The government said early energy-saving measures reduced consumption, citing initial electricity savings of 18,000 megawatt-hours in the first week, alongside fuel savings of 3.5 million cubic metres, and an additional 4,700 megawatt-hours and 980,000 cubic metres saved through remote work arrangements

Madbouly said the economic shock was driven largely by volatility in global energy markets, with oil prices rising from about $69 a barrel before the conflict to as high as $120, before stabilizing near $95. Disruptions to flows through the Strait of Hormuz—a key route for 20 percent of global oil shipments — have added to the pressure.

The government is preparing for a prolonged crisis and has drawn up multiple scenarios to manage its impact on inflation, trade, tourism, and supply chains, he said, noting that 60 countries have introduced similar measures by mid-April.

Social support measures included the EGP 40 billion package targeting low-income households during Ramadan and Eid, while broader steps include raising the minimum wage to EGP 8,000 per month from July and granting annual pay increases of 12 percent for civil servants and 15 percent for other public employees.

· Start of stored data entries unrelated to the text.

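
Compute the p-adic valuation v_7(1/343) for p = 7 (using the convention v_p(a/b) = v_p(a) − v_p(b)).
v_7(1/343) = -3

Factor powers of 7 from the numerator and denominator of the reduced fraction: 1 = 7^0 · 1 and 343 = 7^3 · 1. Apply v_p(a/b) = v_p(a) − v_p(b): v_7(1/343) = 0 − 3 = -3.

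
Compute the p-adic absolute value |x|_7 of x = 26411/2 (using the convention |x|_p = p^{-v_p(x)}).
|26411/2|_7 = 1/2401

Step 1 — compute v_7(x) by factoring powers of 7 out of the numerator and denominator: v_7(26411/2) = 4. Step 2 — apply |x|_p = p^{-v_p(x)} = 7^{-4} = 1/2401.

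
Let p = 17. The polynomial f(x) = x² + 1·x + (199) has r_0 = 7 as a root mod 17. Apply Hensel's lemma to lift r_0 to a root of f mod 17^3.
r_2 = 2591 (mod 4913)

Hensel: r_{i+1} = r_i − f(r_i)·(f′(r_i))^{-1} mod 17^{i+2}, f′(x) = 2x + 1. Iterate:
  r_0 = 7 (mod 17)
  r_1 = 279 (mod 289)
  r_2 = 2591 (mod 4913)
Final: r = 2591 satisfies f(r) ≡ 0 mod 17^3.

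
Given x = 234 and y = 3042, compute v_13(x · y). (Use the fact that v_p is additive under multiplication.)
v_13(711828) = 3

v_p(x) = 1 (factor: 234 = 13^1 · 18); v_p(y) = 2 (factor: 3042 = 13^2 · 18). Additivity: v_p(xy) = v_p(x) + v_p(y) = 1 + 2 = 3. (Direct check: xy = 711828 = 13^3 · (324).)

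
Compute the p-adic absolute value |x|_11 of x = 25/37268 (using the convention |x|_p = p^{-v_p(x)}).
|25/37268|_11 = 1331

Step 1 — compute v_11(x) by factoring powers of 11 out of the numerator and denominator: v_11(25/37268) = -3. Step 2 — apply |x|_p = p^{-v_p(x)} = 11^{3} = 1331.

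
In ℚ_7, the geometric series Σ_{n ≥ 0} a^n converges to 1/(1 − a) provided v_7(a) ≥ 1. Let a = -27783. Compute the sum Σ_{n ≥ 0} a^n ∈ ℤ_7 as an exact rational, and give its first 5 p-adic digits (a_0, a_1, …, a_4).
Σ a^n = 1/(1 − a) = 1/27784;  first 5 digits = (1, 0, 0, 3, 2)

v_7(a) = 3 ≥ 1, so the series converges in ℤ_7 to 1/(1 − a) = 1/(1 − (-27783)) = 1/27784. Expand this rational in ℤ_7: compute digits iteratively via d_i = x_i mod 7, x_{i+1} = (x_i − d_i)/7. The first 5 digits are (1, 0, 0, 3, 2).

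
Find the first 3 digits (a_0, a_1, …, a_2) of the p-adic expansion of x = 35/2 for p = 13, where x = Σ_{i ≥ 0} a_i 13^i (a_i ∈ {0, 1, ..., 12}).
(a_0, …, a_2) = (11, 7, 6)

v_13(35/2) = 0 (numerator and denominator both coprime to 13), so x ∈ ℤ_13^×. Compute digits iteratively via a_i = x_i mod 13, x_{i+1} = (x_i − a_i)/13, with x_0 = x:
  x_0 = 35/2;  a_0 = 11;  x_1 = (x_0 − 11)/13 = 1/2
  x_1 = 1/2;  a_1 = 7;  x_2 = (x_1 − 7)/13 = -1/2
  x_2 = -1/2;  a_2 = 6;  x_3 = (x_2 − 6)/13 = -1/2
Digits: (11, 7, 6).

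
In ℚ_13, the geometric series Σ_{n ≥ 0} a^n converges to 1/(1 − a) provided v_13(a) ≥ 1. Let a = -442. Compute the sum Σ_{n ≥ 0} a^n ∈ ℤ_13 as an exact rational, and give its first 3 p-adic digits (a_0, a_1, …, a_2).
Σ a^n = 1/(1 − a) = 1/443;  first 3 digits = (1, 5, 9)

v_13(a) = 1 ≥ 1, so the series converges in ℤ_13 to 1/(1 − a) = 1/(1 − (-442)) = 1/443. Expand this rational in ℤ_13: compute digits iteratively via d_i = x_i mod 13, x_{i+1} = (x_i − d_i)/13. The first 3 digits are (1, 5, 9).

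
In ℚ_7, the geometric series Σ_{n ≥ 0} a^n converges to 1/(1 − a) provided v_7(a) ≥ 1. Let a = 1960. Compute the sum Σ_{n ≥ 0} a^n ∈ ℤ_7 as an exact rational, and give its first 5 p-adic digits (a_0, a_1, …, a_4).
Σ a^n = 1/(1 − a) = -1/1959;  first 5 digits = (1, 0, 5, 5, 4)

v_7(a) = 2 ≥ 1, so the series converges in ℤ_7 to 1/(1 − a) = 1/(1 − 1960) = -1/1959. Expand this rational in ℤ_7: compute digits iteratively via d_i = x_i mod 7, x_{i+1} = (x_i − d_i)/7. The first 5 digits are (1, 0, 5, 5, 4).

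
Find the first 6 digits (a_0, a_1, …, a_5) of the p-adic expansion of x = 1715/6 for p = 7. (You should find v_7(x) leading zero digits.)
(a_0, …, a_5) = (0, 0, 0, 2, 1, 1)

v_7(1715/6) = 3, so a_0 = ... = a_2 = 0. Factor out: x = 7^3 · u with u = 5/6 a unit in ℤ_7. Expand u iteratively via a_{v+i} = u_i mod 7, u_{i+1} = (u_i − a_{v+i})/7:
  u_0 = 5/6;  a_3 = 2;  u_1 = (u_0 − 2)/7 = -1/6
  u_1 = -1/6;  a_4 = 1;  u_2 = (u_1 − 1)/7 = -1/6
  u_2 = -1/6;  a_5 = 1;  u_3 = (u_2 − 1)/7 = -1/6
Digits: (0, 0, 0, 2, 1, 1).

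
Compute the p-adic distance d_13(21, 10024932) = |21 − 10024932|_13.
d_13(21, 10024932) = 1/371293

Step 1 — x − y = 21 − 10024932 = -10024911. Step 2 — v_13(-10024911) = 5 (factor: -10024911 = −(13^5 · 27); the sign does not affect v_p). Step 3 — |x − y|_13 = 13^{-5} = 1/371293.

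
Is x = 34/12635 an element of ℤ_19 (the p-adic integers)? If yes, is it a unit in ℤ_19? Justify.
x ∉ ℤ_19 (v_19(x) = -2 < 0)

ℤ_19 = {x ∈ ℚ_19 : v_19(x) ≥ 0} and ℤ_19^× = {x ∈ ℤ_19 : v_19(x) = 0}. Here v_19(34/12635) = v_19(num) − v_19(den) = -2; compare against these criteria.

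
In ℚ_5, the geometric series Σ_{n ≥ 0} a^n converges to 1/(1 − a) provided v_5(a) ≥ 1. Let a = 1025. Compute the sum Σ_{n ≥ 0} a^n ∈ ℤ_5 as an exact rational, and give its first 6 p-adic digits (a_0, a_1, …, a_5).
Σ a^n = 1/(1 − a) = -1/1024;  first 6 digits = (1, 0, 1, 3, 2, 1)

v_5(a) = 2 ≥ 1, so the series converges in ℤ_5 to 1/(1 − a) = 1/(1 − 1025) = -1/1024. Expand this rational in ℤ_5: compute digits iteratively via d_i = x_i mod 5, x_{i+1} = (x_i − d_i)/5. The first 6 digits are (1, 0, 1, 3, 2, 1).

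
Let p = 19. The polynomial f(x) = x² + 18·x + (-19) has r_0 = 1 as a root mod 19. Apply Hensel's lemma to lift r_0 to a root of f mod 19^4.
r_3 = 1 (mod 130321)

Hensel: r_{i+1} = r_i − f(r_i)·(f′(r_i))^{-1} mod 19^{i+2}, f′(x) = 2x + 18. Iterate:
  r_0 = 1 (mod 19)
  r_1 = 1 (mod 361)
  r_2 = 1 (mod 6859)
  r_3 = 1 (mod 130321)
Final: r = 1 satisfies f(r) ≡ 0 mod 19^4.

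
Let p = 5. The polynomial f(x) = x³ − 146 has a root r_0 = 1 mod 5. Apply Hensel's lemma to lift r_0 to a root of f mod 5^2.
r_1 = 16 (mod 25)

Hensel: r_{i+1} = r_i − f(r_i)/f′(r_i) mod 5^{i+2}, where f′(x) = 3x². Iterate:
  r_0 = 1 (mod 5)
  r_1 = 16 (mod 25)
Final: r = 16 with f(r) ≡ 0 mod 5^2.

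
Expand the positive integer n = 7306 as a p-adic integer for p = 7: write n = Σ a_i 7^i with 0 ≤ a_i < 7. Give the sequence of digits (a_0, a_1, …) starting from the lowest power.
(a_0, a_1, …) = (5, 0, 2, 0, 3)

Repeated division by 7 gives the digits low-to-high: 7306 = 5 + 2·7^2 + 3·7^4. Digit sequence: (5, 0, 2, 0, 3).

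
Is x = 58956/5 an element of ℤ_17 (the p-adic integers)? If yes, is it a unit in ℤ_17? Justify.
x ∈ ℤ_17 but not a unit; v_17(x) = 3 > 0

ℤ_17 = {x ∈ ℚ_17 : v_17(x) ≥ 0} and ℤ_17^× = {x ∈ ℤ_17 : v_17(x) = 0}. Here v_17(58956/5) = v_17(num) − v_17(den) = 3; compare against these criteria.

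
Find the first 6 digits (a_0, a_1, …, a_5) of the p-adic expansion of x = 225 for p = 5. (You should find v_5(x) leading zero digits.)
(a_0, …, a_5) = (0, 0, 4, 1, 0, 0)

v_5(225) = 2, so a_0 = ... = a_1 = 0. Factor out: x = 5^2 · u with u = 9 a unit in ℤ_5. Expand u iteratively via a_{v+i} = u_i mod 5, u_{i+1} = (u_i − a_{v+i})/5:
  u_0 = 9;  a_2 = 4;  u_1 = (u_0 − 4)/5 = 1
  u_1 = 1;  a_3 = 1;  u_2 = (u_1 − 1)/5 = 0
  u_2 = 0;  a_4 = 0;  u_3 = (u_2 − 0)/5 = 0
  u_3 = 0;  a_5 = 0;  u_4 = (u_3 − 0)/5 = 0
Digits: (0, 0, 4, 1, 0, 0).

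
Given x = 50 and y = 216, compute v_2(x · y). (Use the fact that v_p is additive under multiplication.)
v_2(10800) = 4

v_p(x) = 1 (factor: 50 = 2^1 · 25); v_p(y) = 3 (factor: 216 = 2^3 · 27). Additivity: v_p(xy) = v_p(x) + v_p(y) = 1 + 3 = 4. (Direct check: xy = 10800 = 2^4 · (675).)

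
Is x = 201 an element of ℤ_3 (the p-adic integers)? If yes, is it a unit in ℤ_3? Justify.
x ∈ ℤ_3 but not a unit; v_3(x) = 1 > 0

ℤ_3 = {x ∈ ℚ_3 : v_3(x) ≥ 0} and ℤ_3^× = {x ∈ ℤ_3 : v_3(x) = 0}. Here v_3(201) = v_3(num) − v_3(den) = 1; compare against these criteria.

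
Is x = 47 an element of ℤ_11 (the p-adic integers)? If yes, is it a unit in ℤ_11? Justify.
x ∈ ℤ_11^× (unit); v_11(x) = 0

ℤ_11 = {x ∈ ℚ_11 : v_11(x) ≥ 0} and ℤ_11^× = {x ∈ ℤ_11 : v_11(x) = 0}. Here v_11(47) = v_11(num) − v_11(den) = 0; compare against these criteria.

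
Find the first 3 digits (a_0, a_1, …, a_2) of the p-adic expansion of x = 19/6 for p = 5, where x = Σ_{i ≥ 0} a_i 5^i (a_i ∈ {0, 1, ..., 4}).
(a_0, …, a_2) = (4, 4, 0)

v_5(19/6) = 0 (numerator and denominator both coprime to 5), so x ∈ ℤ_5^×. Compute digits iteratively via a_i = x_i mod 5, x_{i+1} = (x_i − a_i)/5, with x_0 = x:
  x_0 = 19/6;  a_0 = 4;  x_1 = (x_0 − 4)/5 = -1/6
  x_1 = -1/6;  a_1 = 4;  x_2 = (x_1 − 4)/5 = -5/6
  x_2 = -5/6;  a_2 = 0;  x_3 = (x_2 − 0)/5 = -1/6
Digits: (4, 4, 0).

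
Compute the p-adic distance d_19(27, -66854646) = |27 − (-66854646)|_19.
d_19(27, -66854646) = 1/2476099

Step 1 — x − y = 27 − (-66854646) = 66854673. Step 2 — v_19(66854673) = 5 (factor: 66854673 = (19^5 · 27); the sign does not affect v_p). Step 3 — |x − y|_19 = 19^{-5} = 1/2476099.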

Despite the external pressures, Madbouly said recent economic reforms had improved resilience, pointing to inflation easing to 11.9 percent in January 2026 from a peak of 28 percent, economic growth of 5.3 percent in the first half of the fiscal year, and foreign direct investment (FDI) inflows rising to $9.3 billion.

He said remittances climbed 29.6 percent to $22.1 billion, tourism revenues rose 17.3 percent to $10.2 billion, and the current account deficit narrowed by 13.6 percent to $9.5 billion in the same period, reflecting improving fundamentals before the crisis.

He said the government would continue implementing its FY2026/27 economic plan, which targets total investments of around EGP 3.8 trillion and aims to increase private-sector participation to 60 percent of total investment, positioning the private sector as the main driver of growth.

Madbouly added that Egypt is accelerating its shift toward renewable energy, with capacity rising from 5,934 megawatts in 2020 to 9,366 megawatts in 2025, and plans to add 2,500 megawatts in 2026 along with 920 megawatts of storage capacity, targeting 45 percent of electricity generation from renewables by 2028.

The government is also working to boost domestic oil and gas production, settle $6.1 billion in arrears owed to foreign partners by mid-2026, and expand exploration activity to reduce reliance on imports, he said.

Madbouly said Egypt’s response combined domestic stabilization measures with diplomatic efforts to support Gulf states and push for a political resolution to the conflict, warning that even if the war subsides, its economic impact is likely to persist through the end of the year.